Мотив «оборотничества» статуи в «Белой гвардии» усилен и тем, что «три чернейших тени», пережидающие комендантский час у подножия памятника Владимиру, переговариваются «волчьими голосами»: через некоторое время эти «волки» примут на время человеческий облик, обернувшись бандитами: «В первом человеке все было волчье, так почему-то показалось Василисе. Лицо его узкое, глаза маленькие, глубоко сидящие, кожа серенькая, усы торчали клочьями и небритые щеки запали сухими бороздами, он как-то странно косил, смотрел исподлобья и тут, даже в узком пространстве, успел показать, что идет нечеловеческой ныряющей походкой привычного к снегу и траве существа».

«Волки» возникают из ночной метели; то, что тема вьюги в булгаковском творчестве — тема всецело «пушкинская», общеизвестно. Образ «бури» является основным фоном событий в пьесе «Александр Пушкин», через весь текст которой лейтмотивом проходят первые строки стихотворения «Зимний вечер». Буря и «стихи о буре», по сути, отождествлены и как бы замещают «отсутствующего» главного героя; создается впечатление, что поэт был создан мировым Хаосом лишь затем, чтобы в свою очередь создать «гармоничный» образ этого Хаоса — «отразить» его в словесной форме; после этого Хаос «принимает» Пушкина обратно. Это буквально роль Творца; однако существо, столь глубоко постигшее природу бури, не лишено и демонических черт.

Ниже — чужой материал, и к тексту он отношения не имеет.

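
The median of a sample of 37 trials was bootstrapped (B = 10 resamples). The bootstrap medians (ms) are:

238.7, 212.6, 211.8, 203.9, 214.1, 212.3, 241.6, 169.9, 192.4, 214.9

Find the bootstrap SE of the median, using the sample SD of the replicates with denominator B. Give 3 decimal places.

Bootstrap SE is the standard deviation of the 10 replicate medians.
Mean of replicates: (238.7 + 212.6 + 211.8 + 203.9 + 214.1 + 212.3 + 241.6 + 169.9 + 192.4 + 214.9) / 10 = 2112.2000 / 10 = 211.2200
Sum of squared deviations: (+27.4800)² + (+1.3800)² + (+0.5800)² + (−7.3200)² + (+2.8800)² + (+1.0800)² + (+30.3800)² + (−41.3200)² + (−18.8200)² + (+3.6800)² = 3818.4560
Variance = 3818.4560 / 10 = 381.8456
SE* = √381.8456

SE* = 19.541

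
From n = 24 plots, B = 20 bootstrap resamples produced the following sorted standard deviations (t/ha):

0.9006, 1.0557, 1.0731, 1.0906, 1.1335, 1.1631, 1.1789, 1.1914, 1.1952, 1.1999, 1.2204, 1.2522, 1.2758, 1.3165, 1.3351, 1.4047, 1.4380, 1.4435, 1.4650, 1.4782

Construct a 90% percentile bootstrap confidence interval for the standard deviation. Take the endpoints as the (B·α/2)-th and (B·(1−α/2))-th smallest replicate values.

α = 0.10; lower rank = 20 × 0.050 = 1; upper rank = 20 × 0.950 = 19.
The 1st smallest replicate is 0.9006; the 19th is 1.4650.

(0.9006, 1.4650)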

Как в романе «Белая гвардия», так и в пьесе «Александр Пушкин» возникают ассоциации с пушкинским стихотворением «Бесы». Однако в нем, при всем драматизме пафоса, существование нечистой силы все же проблематично: возможно, что «бесы» — лишь плод воображения впечатлительного лирического героя, придуманы им. В пьесе Булгакова — наоборот: «бесы» «светская чернь») бесспорно реальны, в каком-то смысле более реальны, нежели «отсутствующий» Пушкин, которого «нечистая сила» как бы «фантазирует» — «лепит по своему образу и подобию». Принадлежащее Долгорукому сравнение Пушкина с волком развивается затем Геккереном: «Это бешеный зверь! (…) Он уже бросался на нас один раз. У меня до сих пор в памяти лицо с оскаленными зубами». Обстановка непрекращающегося природного катаклизма усиливает этот мотив; Дантес, глядя в окно, тоскует: «Вот уже третий день метель. (…) Так и кажется, что на улицах появятся волки».

Таким образом, наряду с темой светлого, «божественного» дара (ср. слова Жуковского: «Крылат, крылат! О, полуденная кровь…»), в пьесе постепенно усиливается в связи с Пушкиным и тема «черного оборотня». В финальной сцене она звучит открыто; здесь «возвращение» Пушкина в породивший его Хаос уже состоялось:

«Смотрительша. Да ведь теперь-то он помер, теперь-то вы чего же за ним?

Битков. Во избежание! Помер! Помереть-то он помер, а вон видишь, ночью, буря, столпотворение, а мы по пятьдесят верст, по пятьдесят верст!.. Вот тебе и помер! Я и то опасаюсь, зароем мы его, а будет ли толк? Опять, может, спокойствия не настанет?..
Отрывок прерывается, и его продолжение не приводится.